I was married for 48 years. I found out about Asperger's Syndrome about 15 years ago, and it was like the lights coming on for my whole life. My ex-wife has claimed for years to be ADD, but has the sensory issues, the obsessions, and the hyper-focus (when she is interested in something) that go with autism. To my knowledge she has never had an actual diagnosis of ADD.
The first 20 years were good. In the '90s we got into a period that was very stressful, and we both drifted into coping behaviors that were not helpful for the long term. Over time, our relationship stagnated, but we stayed together. The last four years were another major time of stress, caring for her elderly parents. They both passed away in February and March of 2018. Things got worse from there, and in September I moved out. We filed for an uncontested divorce in April, and it came through in June.

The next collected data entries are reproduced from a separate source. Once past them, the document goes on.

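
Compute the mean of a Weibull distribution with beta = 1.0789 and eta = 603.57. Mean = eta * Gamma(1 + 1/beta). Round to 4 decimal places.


beta = 1.0789, eta = 603.57
1/beta = 0.9269
1 + 1/beta = 1.9269
Gamma(1.9269) = 0.9713
Mean = 603.57 * 0.9713
Mean = 586.2201

586.2201


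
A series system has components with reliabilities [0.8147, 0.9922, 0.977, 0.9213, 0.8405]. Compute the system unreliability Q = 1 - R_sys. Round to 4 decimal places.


Components: [0.8147, 0.9922, 0.977, 0.9213, 0.8405]
After component 1: product = 0.8147
After component 2: product = 0.8083
After component 3: product = 0.7898
After component 4: product = 0.7276
After component 5: product = 0.6115
R_sys = 0.6115
Q = 1 - 0.6115 = 0.3885

0.3885


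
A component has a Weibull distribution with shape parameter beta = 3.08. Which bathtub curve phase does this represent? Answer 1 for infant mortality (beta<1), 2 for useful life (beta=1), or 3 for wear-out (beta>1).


beta = 3.08
Compare beta to 1:
beta < 1 => infant mortality (phase 1)
beta = 1 => useful life (phase 2)
beta > 1 => wear-out (phase 3)
Since beta = 3.08, this is wear-out (increasing failure rate)
Phase = 3

3


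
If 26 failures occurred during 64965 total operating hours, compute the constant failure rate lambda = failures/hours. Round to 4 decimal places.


failures = 26
total_hours = 64965
lambda = 26 / 64965
lambda = 0.0004

0.0004


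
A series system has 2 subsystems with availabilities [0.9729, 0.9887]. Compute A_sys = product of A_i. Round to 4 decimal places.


Subsystems: [0.9729, 0.9887]
After subsystem 1 (A=0.9729): product = 0.9729
After subsystem 2 (A=0.9887): product = 0.9619
A_sys = 0.9619

0.9619


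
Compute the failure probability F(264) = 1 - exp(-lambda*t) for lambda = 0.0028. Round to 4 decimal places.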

We have three grown kids, all on the spectrum somewhere. Oldest got married at 30, has now been married for 13 years. His wife is probably also on the spectrum but refuses to accept it. They have two kids, a boy who has been diagnosed, a daughter who is likely but less severe than her brother. Our daughter and her husband both accept that they are on the spectrum. They have been married for 21 years and have seven kids--two boys, five girls. The youngest, 3 years old, MAYBE is an NT; all the rest are on the spectrum somewhere, with various severity levels. Two have been diagnosed, two more are in process. Younger son has one boy by his first marriage (who was first of my grandchildren to be diagnosed). He was divorced after 4 years, and is now married again. His first wife may have been AS, his second is probably NT.
Looking back, I would say that autism was a factor in our marriage breakdown, made worse by poor choices in coping strategies that we both made over the years. Divorce might have been avoided if we had done better, but we didn't.